In the distance Arondir heard his enemy plotting, knew he had lost his chance to end Adar’s ruin once and for all. The Orcs would slink back to Mordor with Nenya and not even the High King’s army could pry open their gates.

For this choice, however, he would not fault himself. The path ahead was never more clear.

He held the greater treasure.

 


 

“King Durin.”

Stoic, unflappable, ruthless. So he had presented himself to the people, and such would be his legacy. Even the joy of his bairns’ smiles was shadowed with a memory that he could never redeem.

“What is it, Narvi?” 

“Sire….” Treacherous optimism scalded Durin’s ears before the next words punched the air out of his lungs. “Commander Elrond lives. He is tended even now by the Elven healers.”

Suddenly Durin remembered how to breathe. 

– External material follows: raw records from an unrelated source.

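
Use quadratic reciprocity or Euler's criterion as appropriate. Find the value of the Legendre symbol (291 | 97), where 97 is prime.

0

First reduce: 291 ≡ 0 (mod 97).
Top reduces to 0: gcd > 1, so the symbol is 0.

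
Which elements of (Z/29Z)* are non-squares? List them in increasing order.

Square k = 1,…,14 (k and 29−k give the same square):
1²=1, 2²=4, 3²=9, 4²=16, 5²=25, 6²≡7, 7²≡20, 8²≡6, 9²≡23, 10²≡13, 11²≡5, 12²≡28, 13²≡24, 14²≡22 (mod 29).
The residues are {1, 4, 5, 6, 7, 9, 13, 16, 20, 22, 23, 24, 25, 28}; the non-residues are the remaining 14 nonzero classes.

2,3,8,10,11,12,14,15,17,18,19,21,26,27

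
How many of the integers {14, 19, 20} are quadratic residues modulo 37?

0

(14/37) = -1 → non-residue.
(19/37) = -1 → non-residue.
(20/37) = -1 → non-residue.
Total quadratic residues among the 3: 0.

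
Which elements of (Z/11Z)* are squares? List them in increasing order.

Square k = 1,…,5 (k and 11−k give the same square):
1²=1, 2²=4, 3²=9, 4²≡5, 5²≡3 (mod 11).
So the quadratic residues mod 11 are {1, 3, 4, 5, 9}.

1,3,4,5,9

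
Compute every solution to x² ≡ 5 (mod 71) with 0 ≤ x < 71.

17, 54

Since 71 ≡ 3 (mod 4), a square root of 5 is 5^((71+1)/4) = 5^18 mod 71.
Repeated squaring: 5^2≡25, 5^4≡57, 5^8≡54, 5^16≡5 (mod 71).
5^18 = 5^(16+2) ≡ 54 (mod 71).
Check: 54² = 2916 ≡ 5 (mod 71). The two roots are 17 and 54.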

And his heart exploded in grief.

“Get the boars saddled!” he shouted through tears of relief and lingering anguish. “What’re you waiting for? We’re riding for Lindon!”

Be he censured or disdained, should forgiveness never settle on his unworthy shoulders, he would not rest until he held that daft Elf’s hand and confirmed with his own two eyes that he still breathed. 

And when Elrond smiled through tears of joy to see his friend, Durin would rewrite a kingdom.